Bien que cet enseignement a été transmis, il y a près de deux milles ans, à des personnes très élevées spirituellement, la Torah étant éternelle s’adresse à toutes les générations.  Par conséquent, malgré notre niveau spirituel très affaibli, nous devons malgré tout mettre en œuvre tout ce qui est en notre pouvoir afin de ne pas transgresser cet interdit.

A présent, nous devons comprendre quelles est la portée de cette transgression. Or nous savons que dans la Torah, le nom d’une créature, d’un élément quelconque, voire d’une notion abstraite définit l’essence-même de ce qu’il désigne. Les noms ne sont pas choisi au hasard mais, bien au contraire, ils se doivent d’être précis.

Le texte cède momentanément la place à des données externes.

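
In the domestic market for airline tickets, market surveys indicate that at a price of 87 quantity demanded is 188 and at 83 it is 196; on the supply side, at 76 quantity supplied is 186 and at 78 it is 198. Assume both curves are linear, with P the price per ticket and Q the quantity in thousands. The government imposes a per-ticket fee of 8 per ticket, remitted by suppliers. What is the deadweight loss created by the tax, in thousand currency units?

Deadweight loss = 48 thousand.

Demand slope: (196 − 188)/(83 − 87) = -2, so Qd = 362 − 2P.
Supply slope: (198 − 186)/(78 − 76) = 6, so Qs = 6P − 270.
Without the tax, 362 − 2P = 6P − 270 gives 8P = 632, so P* = 79 and Q* = 204.
With the tax collected from suppliers, supply shifts: Qs = 6(P − 8) − 270.
New equilibrium: buyers pay 85, suppliers receive 77, Q = 192. (Wedge: Pb − Ps = 8.)
Quantity falls by |ΔQ| = |204 − 192| = 12.
DWL = ½ · t · |ΔQ| = ½ · 8 · 12 = 48.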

Je vous propose donc de comprendre le sens de cette notion de “Bitoul Torah”.

Pourquoi nos Sages ont-ils nommé cet interdit “Bitoul Torah” qui signifie “annulation de la Torah”? Est-il réellement possible d’annuler ne serait-ce qu’une partie de la Torah? Nos actions peuvent-elles avoir un impact sur la Torah elle-même?

Peut être que nos Sages auraient dû appeler cet interdit “Bitoul Zman” qui signifie “perte de temps”. Une perte de temps qui engendre la non-réalisation du commandement positif qui consiste à étudier la Torah. D’ailleurs dans les autres commandements nous n’avons pas trouvé de transgression nommée “annulation de la souka”, “annulation du loulav”, “annulation des tefilines” mais seulement « annulation du commandement positif de tefilines, etc… »

Dans le cadre de l’étude de Torah, nous aurions dû également appeler cet interdit  “annulation de la mitsva positive d’étude de Torah”.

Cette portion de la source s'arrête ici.